Lá pros idos de 2006, quando eu era a orgulhosa proprietária de um blog bem ruim que ninguém lia, eu tinha a mania feia de ficar semanas sem postar. Claro que em nome da educação que mamãe me deu, sempre que eu voltava a escrever (e a selecionar os melhores gifs bregas da internet) começava pedindo desculpas. Eu não me importava com o fato de que ninguém se importava com o meu blog. Eu nem sequer parava pra pensar que ninguém sabia da existência dele. Era realmente importante pedir desculpas por não produzir nada durante tanto tempo e me envolver em promessas vãs de que isso jamais se repetiria.

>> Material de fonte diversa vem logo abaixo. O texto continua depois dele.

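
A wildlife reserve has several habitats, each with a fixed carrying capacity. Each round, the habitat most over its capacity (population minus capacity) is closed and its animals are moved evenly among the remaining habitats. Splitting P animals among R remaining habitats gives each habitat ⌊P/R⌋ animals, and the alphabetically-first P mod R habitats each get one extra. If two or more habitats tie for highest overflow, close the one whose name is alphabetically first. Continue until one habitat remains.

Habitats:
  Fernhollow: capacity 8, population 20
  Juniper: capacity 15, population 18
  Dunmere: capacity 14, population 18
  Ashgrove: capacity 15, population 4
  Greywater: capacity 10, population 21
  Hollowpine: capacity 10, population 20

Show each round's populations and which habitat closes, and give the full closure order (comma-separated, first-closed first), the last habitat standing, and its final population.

Closure order: Fernhollow, Greywater, Hollowpine, Dunmere, Juniper
Last habitat: Ashgrove with 101 animals

Round 1: Ashgrove=4 Dunmere=18 Fernhollow=20 Greywater=21 Hollowpine=20 Juniper=18 → close Fernhollow (overflow 12)
  20÷5 = 4 each, +1 to first 0
Round 2: Ashgrove=8 Dunmere=22 Greywater=25 Hollowpine=24 Juniper=22 → close Greywater (overflow 15)
  25÷4 = 6 each, +1 to first 1
Round 3: Ashgrove=15 Dunmere=28 Hollowpine=30 Juniper=28 → close Hollowpine (overflow 20)
  30÷3 = 10 each, +1 to first 0
Round 4: Ashgrove=25 Dunmere=38 Juniper=38 → close Dunmere (overflow 24)
  38÷2 = 19 each, +1 to first 0
Round 5: Ashgrove=44 Juniper=57 → close Juniper (overflow 42)
  57÷1 = 57 each, +1 to first 0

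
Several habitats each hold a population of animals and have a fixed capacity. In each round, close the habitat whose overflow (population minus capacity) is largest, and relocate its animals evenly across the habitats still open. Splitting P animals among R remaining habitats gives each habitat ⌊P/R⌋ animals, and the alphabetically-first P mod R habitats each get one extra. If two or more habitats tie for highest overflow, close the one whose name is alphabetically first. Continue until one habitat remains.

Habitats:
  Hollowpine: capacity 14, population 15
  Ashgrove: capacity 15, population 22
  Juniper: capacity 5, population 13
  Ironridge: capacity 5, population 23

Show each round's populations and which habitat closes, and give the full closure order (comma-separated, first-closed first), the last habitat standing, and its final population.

Closure order: Ironridge, Ashgrove, Juniper
Last habitat: Hollowpine with 73 animals

Round 1: Ashgrove=22 Hollowpine=15 Ironridge=23 Juniper=13 → close Ironridge (overflow 18)
  23÷3 = 7 each, +1 to first 2
Round 2: Ashgrove=30 Hollowpine=23 Juniper=20 → close Ashgrove (overflow 15)
  30÷2 = 15 each, +1 to first 0
Round 3: Hollowpine=38 Juniper=35 → close Juniper (overflow 30)
  35÷1 = 35 each, +1 to first 0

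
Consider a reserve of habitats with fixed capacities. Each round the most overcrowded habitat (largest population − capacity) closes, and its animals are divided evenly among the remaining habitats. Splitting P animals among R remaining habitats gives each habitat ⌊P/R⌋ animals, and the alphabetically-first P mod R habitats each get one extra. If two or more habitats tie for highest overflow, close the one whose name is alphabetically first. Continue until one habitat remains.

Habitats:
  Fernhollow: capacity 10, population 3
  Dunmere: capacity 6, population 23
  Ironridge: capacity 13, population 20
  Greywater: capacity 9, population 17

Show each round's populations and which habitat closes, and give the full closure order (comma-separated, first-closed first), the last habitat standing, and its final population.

Round 1: Dunmere=23 Fernhollow=3 Greywater=17 Ironridge=20 → close Dunmere (overflow 17)
  23÷3 = 7 each, +1 to first 2
Round 2: Fernhollow=11 Greywater=25 Ironridge=27 → close Greywater (overflow 16)
  25÷2 = 12 each, +1 to first 1
Round 3: Fernhollow=24 Ironridge=39 → close Ironridge (overflow 26)
  39÷1 = 39 each, +1 to first 0

Closure order: Dunmere, Greywater, Ironridge
Last habitat: Fernhollow with 63 animals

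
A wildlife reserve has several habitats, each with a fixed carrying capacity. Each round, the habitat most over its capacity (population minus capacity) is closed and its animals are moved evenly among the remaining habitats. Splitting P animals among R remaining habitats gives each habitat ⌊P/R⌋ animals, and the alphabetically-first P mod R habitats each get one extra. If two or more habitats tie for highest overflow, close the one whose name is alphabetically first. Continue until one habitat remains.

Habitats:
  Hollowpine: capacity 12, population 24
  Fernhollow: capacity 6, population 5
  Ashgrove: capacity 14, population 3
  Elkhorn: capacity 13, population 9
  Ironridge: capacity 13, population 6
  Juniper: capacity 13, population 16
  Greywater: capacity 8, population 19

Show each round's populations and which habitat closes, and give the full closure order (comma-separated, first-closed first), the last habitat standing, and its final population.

Closure order: Hollowpine, Greywater, Juniper, Fernhollow, Elkhorn, Ironridge
Last habitat: Ashgrove with 82 animals

Round 1: Ashgrove=3 Elkhorn=9 Fernhollow=5 Greywater=19 Hollowpine=24 Ironridge=6 Juniper=16 → close Hollowpine (overflow 12)
  24÷6 = 4 each, +1 to first 0
Round 2: Ashgrove=7 Elkhorn=13 Fernhollow=9 Greywater=23 Ironridge=10 Juniper=20 → close Greywater (overflow 15)
  23÷5 = 4 each, +1 to first 3
Round 3: Ashgrove=12 Elkhorn=18 Fernhollow=14 Ironridge=14 Juniper=24 → close Juniper (overflow 11)
  24÷4 = 6 each, +1 to first 0
Round 4: Ashgrove=18 Elkhorn=24 Fernhollow=20 Ironridge=20 → close Fernhollow (overflow 14)
  20÷3 = 6 each, +1 to first 2
Round 5: Ashgrove=25 Elkhorn=31 Ironridge=26 → close Elkhorn (overflow 18)
  31÷2 = 15 each, +1 to first 1
Round 6: Ashgrove=41 Ironridge=41 → close Ironridge (overflow 28)
  41÷1 = 41 each, +1 to first 0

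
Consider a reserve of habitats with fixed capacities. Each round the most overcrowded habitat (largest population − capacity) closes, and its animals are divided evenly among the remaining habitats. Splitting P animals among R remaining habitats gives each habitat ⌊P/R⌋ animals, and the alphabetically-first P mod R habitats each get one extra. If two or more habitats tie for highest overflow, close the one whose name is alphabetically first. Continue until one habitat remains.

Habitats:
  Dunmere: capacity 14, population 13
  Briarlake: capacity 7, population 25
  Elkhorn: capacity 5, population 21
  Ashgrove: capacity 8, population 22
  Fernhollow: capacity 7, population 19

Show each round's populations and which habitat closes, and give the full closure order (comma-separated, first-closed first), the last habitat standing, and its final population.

Closure order: Briarlake, Elkhorn, Ashgrove, Fernhollow
Last habitat: Dunmere with 100 animals

Round 1: Ashgrove=22 Briarlake=25 Dunmere=13 Elkhorn=21 Fernhollow=19 → close Briarlake (overflow 18)
  25÷4 = 6 each, +1 to first 1
Round 2: Ashgrove=29 Dunmere=19 Elkhorn=27 Fernhollow=25 → close Elkhorn (overflow 22)
  27÷3 = 9 each, +1 to first 0
Round 3: Ashgrove=38 Dunmere=28 Fernhollow=34 → close Ashgrove (overflow 30)
  38÷2 = 19 each, +1 to first 0
Round 4: Dunmere=47 Fernhollow=53 → close Fernhollow (overflow 46)
  53÷1 = 53 each, +1 to first 0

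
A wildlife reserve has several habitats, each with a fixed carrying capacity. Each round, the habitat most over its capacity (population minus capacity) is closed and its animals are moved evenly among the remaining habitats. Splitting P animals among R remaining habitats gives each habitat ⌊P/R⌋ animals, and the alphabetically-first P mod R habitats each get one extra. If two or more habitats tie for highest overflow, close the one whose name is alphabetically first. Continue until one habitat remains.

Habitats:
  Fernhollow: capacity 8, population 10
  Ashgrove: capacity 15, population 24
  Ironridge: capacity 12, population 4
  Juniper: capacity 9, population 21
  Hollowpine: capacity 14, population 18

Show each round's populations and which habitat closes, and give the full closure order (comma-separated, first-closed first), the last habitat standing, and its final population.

Closure order: Juniper, Ashgrove, Hollowpine, Fernhollow
Last habitat: Ironridge with 77 animals

Round 1: Ashgrove=24 Fernhollow=10 Hollowpine=18 Ironridge=4 Juniper=21 → close Juniper (overflow 12)
  21÷4 = 5 each, +1 to first 1
Round 2: Ashgrove=30 Fernhollow=15 Hollowpine=23 Ironridge=9 → close Ashgrove (overflow 15)
  30÷3 = 10 each, +1 to first 0
Round 3: Fernhollow=25 Hollowpine=33 Ironridge=19 → close Hollowpine (overflow 19)
  33÷2 = 16 each, +1 to first 1
Round 4: Fernhollow=42 Ironridge=35 → close Fernhollow (overflow 34)
  42÷1 = 42 each, +1 to first 0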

Sejamos sinceros: já é 2012, o suposto fim do mundo está chegando, nenhum de vocês ficou sem dormir porque eu não atualizei o blog durante… quase dois meses? Muito menos eu, que estava ocupada me privando de sono pra tentar terminar o NaNoWriMo. (Falhei miseravelmente, just for the record) Acontece que durante esse tempo eu fiquei pensando o quanto (e se) o blog ainda é importante pra mim. Por que mesmo eu comecei a publicar o que passa pela minha cabeça?

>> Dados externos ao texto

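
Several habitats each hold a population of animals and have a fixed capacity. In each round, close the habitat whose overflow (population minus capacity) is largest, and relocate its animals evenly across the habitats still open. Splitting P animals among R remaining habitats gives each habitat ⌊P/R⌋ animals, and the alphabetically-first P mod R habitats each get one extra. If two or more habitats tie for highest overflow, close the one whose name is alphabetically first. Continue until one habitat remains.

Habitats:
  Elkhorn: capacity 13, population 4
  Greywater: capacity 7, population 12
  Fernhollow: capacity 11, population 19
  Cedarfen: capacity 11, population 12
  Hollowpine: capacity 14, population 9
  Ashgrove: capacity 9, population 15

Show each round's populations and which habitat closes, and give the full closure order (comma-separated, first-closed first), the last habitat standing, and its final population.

Round 1: Ashgrove=15 Cedarfen=12 Elkhorn=4 Fernhollow=19 Greywater=12 Hollowpine=9 → close Fernhollow (overflow 8)
  19÷5 = 3 each, +1 to first 4
Round 2: Ashgrove=19 Cedarfen=16 Elkhorn=8 Greywater=16 Hollowpine=12 → close Ashgrove (overflow 10)
  19÷4 = 4 each, +1 to first 3
Round 3: Cedarfen=21 Elkhorn=13 Greywater=21 Hollowpine=16 → close Greywater (overflow 14)
  21÷3 = 7 each, +1 to first 0
Round 4: Cedarfen=28 Elkhorn=20 Hollowpine=23 → close Cedarfen (overflow 17)
  28÷2 = 14 each, +1 to first 0
Round 5: Elkhorn=34 Hollowpine=37 → close Hollowpine (overflow 23)
  37÷1 = 37 each, +1 to first 0

Closure order: Fernhollow, Ashgrove, Greywater, Cedarfen, Hollowpine
Last habitat: Elkhorn with 71 animals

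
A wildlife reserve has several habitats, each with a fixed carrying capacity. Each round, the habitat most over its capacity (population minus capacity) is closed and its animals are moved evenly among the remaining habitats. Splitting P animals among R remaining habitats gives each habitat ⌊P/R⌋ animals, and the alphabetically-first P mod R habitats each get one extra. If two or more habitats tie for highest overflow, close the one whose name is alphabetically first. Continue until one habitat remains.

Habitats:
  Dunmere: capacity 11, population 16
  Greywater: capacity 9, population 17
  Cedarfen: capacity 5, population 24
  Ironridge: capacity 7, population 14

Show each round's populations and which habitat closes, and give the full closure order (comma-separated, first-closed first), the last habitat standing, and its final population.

Round 1: Cedarfen=24 Dunmere=16 Greywater=17 Ironridge=14 → close Cedarfen (overflow 19)
  24÷3 = 8 each, +1 to first 0
Round 2: Dunmere=24 Greywater=25 Ironridge=22 → close Greywater (overflow 16)
  25÷2 = 12 each, +1 to first 1
Round 3: Dunmere=37 Ironridge=34 → close Ironridge (overflow 27)
  34÷1 = 34 each, +1 to first 0

Closure order: Cedarfen, Greywater, Ironridge
Last habitat: Dunmere with 71 animals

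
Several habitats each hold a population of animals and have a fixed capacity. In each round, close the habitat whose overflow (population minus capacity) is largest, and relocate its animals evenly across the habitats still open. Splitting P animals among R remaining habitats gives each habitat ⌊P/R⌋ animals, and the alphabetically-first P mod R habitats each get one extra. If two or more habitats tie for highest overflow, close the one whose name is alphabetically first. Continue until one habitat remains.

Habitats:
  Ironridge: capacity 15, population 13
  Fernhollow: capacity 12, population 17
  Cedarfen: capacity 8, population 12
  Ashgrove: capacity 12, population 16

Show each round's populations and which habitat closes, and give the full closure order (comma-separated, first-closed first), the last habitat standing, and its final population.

Closure order: Fernhollow, Ashgrove, Cedarfen
Last habitat: Ironridge with 58 animals

Round 1: Ashgrove=16 Cedarfen=12 Fernhollow=17 Ironridge=13 → close Fernhollow (overflow 5)
  17÷3 = 5 each, +1 to first 2
Round 2: Ashgrove=22 Cedarfen=18 Ironridge=18 → close Ashgrove (overflow 10)
  22÷2 = 11 each, +1 to first 0
Round 3: Cedarfen=29 Ironridge=29 → close Cedarfen (overflow 21)
  29÷1 = 29 each, +1 to first 0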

A verdade é que em 2010, quando eu mandei meu finado e querido Listras Coloridas pro espaço vazio da não-existência cibernética, eu pouco me importava com a qualidade do que escrevia. Na maioria das vezes os textos eram bem confusos e cheios de detalhes que só eu seria capaz de entender, porque os textos eram feitos por mim e para mim. Não que agora eu tenha uma visitação diária grande nem nada, é só que eu me importo. Não consigo mais escrever qualquer coisa sem nexo e deixar aqui pra que vocês tenham que tirar sangue de pedra pra comentar. Nós crescemos e ficamos mais críticos com nós mesmos. Isso é bom, o mundo não precisa de mais coisas ruins. Só que a autocrítica exagerada pode ter efeitos colaterais muito sérios, como por exemplo fazer você não aproveitar nada que produz por não achar bom o suficiente.

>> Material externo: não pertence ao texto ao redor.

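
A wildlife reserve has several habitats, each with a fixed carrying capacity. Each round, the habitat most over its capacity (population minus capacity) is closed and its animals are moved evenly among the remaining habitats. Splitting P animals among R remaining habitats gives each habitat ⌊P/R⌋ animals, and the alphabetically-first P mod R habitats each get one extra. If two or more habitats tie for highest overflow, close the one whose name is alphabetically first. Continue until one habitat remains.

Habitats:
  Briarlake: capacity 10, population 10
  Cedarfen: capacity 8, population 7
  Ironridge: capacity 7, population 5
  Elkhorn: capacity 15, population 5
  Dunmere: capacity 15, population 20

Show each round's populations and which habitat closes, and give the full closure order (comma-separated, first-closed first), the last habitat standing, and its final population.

Round 1: Briarlake=10 Cedarfen=7 Dunmere=20 Elkhorn=5 Ironridge=5 → close Dunmere (overflow 5)
  20÷4 = 5 each, +1 to first 0
Round 2: Briarlake=15 Cedarfen=12 Elkhorn=10 Ironridge=10 → close Briarlake (overflow 5)
  15÷3 = 5 each, +1 to first 0
Round 3: Cedarfen=17 Elkhorn=15 Ironridge=15 → close Cedarfen (overflow 9)
  17÷2 = 8 each, +1 to first 1
Round 4: Elkhorn=24 Ironridge=23 → close Ironridge (overflow 16)
  23÷1 = 23 each, +1 to first 0

Closure order: Dunmere, Briarlake, Cedarfen, Ironridge
Last habitat: Elkhorn with 47 animals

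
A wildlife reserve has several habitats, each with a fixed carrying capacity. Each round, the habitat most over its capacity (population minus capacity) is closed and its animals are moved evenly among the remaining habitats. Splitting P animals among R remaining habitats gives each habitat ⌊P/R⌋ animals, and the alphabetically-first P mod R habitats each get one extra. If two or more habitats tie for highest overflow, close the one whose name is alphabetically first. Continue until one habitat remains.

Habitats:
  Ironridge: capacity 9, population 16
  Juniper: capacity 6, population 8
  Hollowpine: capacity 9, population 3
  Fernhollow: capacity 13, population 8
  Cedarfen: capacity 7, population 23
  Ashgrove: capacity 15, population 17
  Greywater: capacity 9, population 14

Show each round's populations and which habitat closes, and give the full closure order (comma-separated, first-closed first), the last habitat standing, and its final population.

Round 1: Ashgrove=17 Cedarfen=23 Fernhollow=8 Greywater=14 Hollowpine=3 Ironridge=16 Juniper=8 → close Cedarfen (overflow 16)
  23÷6 = 3 each, +1 to first 5
Round 2: Ashgrove=21 Fernhollow=12 Greywater=18 Hollowpine=7 Ironridge=20 Juniper=11 → close Ironridge (overflow 11)
  20÷5 = 4 each, +1 to first 0
Round 3: Ashgrove=25 Fernhollow=16 Greywater=22 Hollowpine=11 Juniper=15 → close Greywater (overflow 13)
  22÷4 = 5 each, +1 to first 2
Round 4: Ashgrove=31 Fernhollow=22 Hollowpine=16 Juniper=20 → close Ashgrove (overflow 16)
  31÷3 = 10 each, +1 to first 1
Round 5: Fernhollow=33 Hollowpine=26 Juniper=30 → close Juniper (overflow 24)
  30÷2 = 15 each, +1 to first 0
Round 6: Fernhollow=48 Hollowpine=41 → close Fernhollow (overflow 35)
  48÷1 = 48 each, +1 to first 0

Closure order: Cedarfen, Ironridge, Greywater, Ashgrove, Juniper, Fernhollow
Last habitat: Hollowpine with 89 animals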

A missão agora é tentar equilibrar a autocrítica e o meu “FILDI” (Fuck It, Let’s Do It – ou o mecanismo que te faz realizar alguma coisa sem pensar demais sobre ela antes e assim acabar não fazendo nada). Ainda não encontrei o motivo de eu ainda querer publicar o que escrevo aqui e, mais do que isso, me empenhar em escrever algo específico pra cá. Ando apostando na simples importância de dizer algo que você sente que deve ser dito. Nada de diálogos sem pé nem cabeça, mas precisamos deixar passar um ocasional post sobre nada em particular que se assemelha perigosamente com aqueles de 2006. Pelo menos nos livramos dos gifs com glitter.